Die Bischöfe versuchen, eine Brük-ke zwischen der ökologischen Krise und den Problemen der Gerechtigkeit und der Armut zu schlagen. „Die biblische Option für die Armen hat die Kirche begreifen lassen, daß die Armen am unmittelbarsten an den Umweltzerstörungen leiden und sie am wenigsten eine Erleichterung ihrer Leiden erwarten dürfen." Die christliche Umweltethik verlangt von den Menschen daher ein grundsätzliches Bewußtsein, daß Gott die Früchte dieser Schöpfung für die gesamte Menschheitsfamilie und alle Kreaturen bestimmt habe. Die Menschen sind aber weit davon entfernt, eine gerechte Verteilung der Güter vorzunehmen. Es besteht vielmehr ein Mißverhältnis zwischen einerseits dem Verbrauch und der Nutzbarmachung der natürlichen Ressourcen und andererseits der Armut und dem Bevölkerungswachstum auf der Erde. Zusätzlich ist der kleinere Teil der Menschen in den Industrieländern der größte Verursacher für die Umweltzerstörung sowohl außer- als auch innerhalb seiner eigenen Lebenssphäre.

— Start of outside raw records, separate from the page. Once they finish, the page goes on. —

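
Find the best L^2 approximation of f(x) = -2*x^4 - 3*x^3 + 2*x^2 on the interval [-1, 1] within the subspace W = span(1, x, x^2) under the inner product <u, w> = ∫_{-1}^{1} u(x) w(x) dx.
g(x) = 2*x^2/7 - 9*x/5 + 6/35

The best approximation g ∈ W is the orthogonal projection of f onto W. Writing g = a_0 + a_1 x + a_2 x^2, the coefficients solve the normal equations G · a = b where
  G_{ij} = <φ_i, φ_j> and b_i = <f, φ_i>, with φ_0 = 1, φ_1 = x, φ_2 = x^2.
G =
  [2, 0, 2/3]
  [0, 2/3, 0]
  [2/3, 0, 2/5],
b = (8/15, -6/5, 8/35).
Solving gives a_0 = 6/35, a_1 = -9/5, a_2 = 2/7, so
  g(x) = 2*x^2/7 - 9*x/5 + 6/35.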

Die Bischöfe fordern eine Änderung im menschlichen Verhalten. Die alten Tugenden der Mäßigung und Bescheidenheit sind wiedergefordert. Vordringlich sind die Einsicht und derpolitische Wille, mit den begrenzten natürlichen Ressourcen sparsam umzugehen, neue, die Umwelt schonende Technologien zu entwickeln. Eine christliche Umweltethik will dem Menschen aber auch helfen, über die Realität der menschlichen Unzulänglichkeit und Fehlerhaftigkeit hinwegzukommen, ihm den Weg zur Vergebung und Versöhnung mit sich selbst und seiner Umwelt weisen. Das bedeutet schließlich, daß sich der Mensch seiner eigenen Grenzen bewußt wird, und diese in sein politisches und ökonomisches Handeln einbaut.

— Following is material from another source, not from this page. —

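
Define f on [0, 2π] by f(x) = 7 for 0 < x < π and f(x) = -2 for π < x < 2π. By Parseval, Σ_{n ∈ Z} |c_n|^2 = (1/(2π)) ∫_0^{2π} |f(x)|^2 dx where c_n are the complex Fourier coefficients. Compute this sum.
Σ |c_n|^2 = 53/2

Parseval equates the L^2 energy of f (normalised by 1/(2π)) with the ℓ^2 sum of its Fourier coefficients: (1/(2π)) ∫_0^{2π} |f|^2 = Σ |c_n|^2.
Compute the left side: (1/(2π)) [∫_0^π 7^2 dx + ∫_π^{2π} (-2)^2 dx] = (1/(2π)) · (49π + 4π) = (49 + 4)/2 = 53/2.
So Σ_{n ∈ Z} |c_n|^2 = 53/2.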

Die Umweltbewegung habe in den entwickelten und industrialisierten Ländern, und dort besonders in den Städten, einen unersetzlichen Beitrag zu einer neuen Wertschätzung der Schöpfung geleistet, stellen die Bischöfe anerkennend fest. Viele Menschen sind von der „uneingeschränkten Notwendigkeit" überzeugt, daß ein Ausgleich zwischen den Bedürfnissen des Menschen und der Natur gefunden werden muß. „Eine gerechte und lebenswerte Gesellschaft in einer gesunden Umwelt ist nicht irgendeine unter anderen Möglichkeiten, sondern eine moralische und praktische Notwendigkeit. Ohne ökologische Verantwortung kann diese gerechte und lebenswerte Gesellschaft und gesunde Umwelt aber nicht erreicht werden."